Michelle Terzini-Hollar has taken a long, winding road to reach her goal—a doctoral degree from the school psychology program in the Graduate School of Education (GSE).
Terzini-Hollar began her career at a wealthy school in Glen Ridge, N.J., where she taught French, the language of the country where she and her brother grew up. At the time, her approach to teaching was based more in theory than actual experience.
“I was really interested in what I could bring to the classroom as far as a good pedagogy was concerned,” she said. “I was very interested in how I reached the kids through lesson development; whether I was breaking it down into small-enough pieces; whether I was expanding it enough for them to really build communicative competence.”
But her perspective changed in 1982, when she began teaching at Dickinson High School in Jersey City, N.J. Unlike her previous post, there were many challenges facing educators at Dickinson. In fact, it was featured in Jonathan Kozol’s book Savage Inequalities (Crown, 1991), which focused on grossly underequipped, understaffed and underfunded inner-city schools.
There, she had students coming to her all the time to talk about their problems, but she didn’t feel equipped to deal with them.
“I started saying, ‘Gee, maybe it’s not really important what I bring to the classroom. Maybe that’s really secondary,’” Terzini-Hollar said. “Maybe what’s really primary is what the youngsters bring to the classroom—who they are, where they’re growing up, what’s happening in their lives.”
Realizing that such questions are best addressed by school psychologists, Terzini-Hollar enrolled in Fordham in 1992 and earned a master’s degree in the psychology of bilingual students.
She began work on her doctoral degree in 1999, but like many people in the New York metropolitan area, the events of 9/11 caused her to temporarily abandon her plans. Her husband’s business was shuttered as a result of the attacks, which wasn’t the last of her worries.

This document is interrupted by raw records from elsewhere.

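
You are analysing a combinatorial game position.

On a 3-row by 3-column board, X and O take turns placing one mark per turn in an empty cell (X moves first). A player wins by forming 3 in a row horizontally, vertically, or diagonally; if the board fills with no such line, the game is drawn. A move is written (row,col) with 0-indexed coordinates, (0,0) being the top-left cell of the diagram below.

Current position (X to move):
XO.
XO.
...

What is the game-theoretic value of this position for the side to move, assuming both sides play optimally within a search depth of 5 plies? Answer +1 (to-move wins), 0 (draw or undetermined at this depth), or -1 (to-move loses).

value(XO./XO./..., X) = +1

[XO./XO./...] X move#1: (0,2):-1/XOX/XO./..., (1,2):-1/XO./XOX/..., (2,0):+1/XO./XO./X..*, (2,1):+0/XO./XO./.X., (2,2):-1/XO./XO./..X
[XO./XO./X..] end (terminal -1, O#2); searched XO./XO./... to 5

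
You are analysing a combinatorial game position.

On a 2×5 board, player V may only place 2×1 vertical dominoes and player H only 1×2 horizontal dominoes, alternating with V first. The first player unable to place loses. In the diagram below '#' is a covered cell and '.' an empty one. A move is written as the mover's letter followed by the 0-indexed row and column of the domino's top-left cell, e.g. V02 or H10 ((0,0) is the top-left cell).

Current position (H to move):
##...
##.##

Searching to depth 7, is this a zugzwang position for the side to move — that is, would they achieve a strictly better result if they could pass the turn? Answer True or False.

zugzwang(##.../##.##, H) = False

ply 1, H at ##.../##.## | H02=+1→####./##.##*; H03=-1→##.##/##.##
ply 2: ####./##.## is terminal -1 (V); from ##.../##.## depth 7
pass branch (V moves first from the same position):
  | ply 1, V at ##.../##.## | V02=-1→###../#####*
  | ply 2, H at ###../##### | H03=+1→#####/#####*
  | ply 3: #####/##### is terminal -1 (V); from ##.../##.## depth 7
H moving scores +1; H passing scores +1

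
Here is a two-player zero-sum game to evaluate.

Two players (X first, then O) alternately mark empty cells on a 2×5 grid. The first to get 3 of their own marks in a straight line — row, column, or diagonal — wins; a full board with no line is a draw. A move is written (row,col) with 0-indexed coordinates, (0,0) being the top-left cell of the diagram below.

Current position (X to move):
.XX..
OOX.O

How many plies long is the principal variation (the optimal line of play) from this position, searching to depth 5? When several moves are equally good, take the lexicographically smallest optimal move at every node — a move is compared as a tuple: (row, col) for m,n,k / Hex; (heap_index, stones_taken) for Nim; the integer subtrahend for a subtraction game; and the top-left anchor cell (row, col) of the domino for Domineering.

ply 1, X at .XX../OOX.O | (0,0)=+1→XXX../OOX.O*; (0,3)=+1→.XXX./OOX.O; (0,4)=+1→.XX.X/OOX.O; (1,3)=+1→.XX../OOXXO
ply 2: XXX../OOX.O is terminal -1 (O); from .XX../OOX.O depth 5

PV length from [.XX../OOX.O]: 1 ply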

In a span of six months, her son was diagnosed with a learning disability, her father was hospitalized, her brother had open-heart surgery, her uncle was diagnosed with a brain tumor and an aunt died in a house fire.
She finished an internship at the Audrey Hepburn Children’s House for physically and emotionally abused children, but then was sidelined herself by severe migraine headaches that, at their peak, plagued her roughly five times a week.
Traditional medicine did not alleviate her pain, but acupuncture did, and she got back on track in 2005.
She recently completed her dissertation on how the children of Korean immigrants in her town of Palisades Park, N.J., deal with stress. Her basic premise is that it’s not the big stresses that affect people as much as the accumulation of little stresses. Noting that she married a man of Korean descent, Terzini-Hollar said she found the immigrant Korean community in her town to be an ideal subject for study.
“I decided that we focus too much on psychopathology, too much on depression and anxiety and all the bad things, and I really wanted to focus on something positive,” she said. “So I decided to look at well-being and to see how people cope who are confronted with these daily hassles, and how the level of acculturation leads to well-being instead of a negative outcome.”
She declined to pick a favorite from among the classes that led to her degree from GSE’s Division of Psychological and Educational Services, which she plans to use to pursue therapies and treatments for adolescents.
“What I enjoyed most about Fordham is that you can challenge the professors and they come back at you with another challenge,” she said. “I found that in many classes.”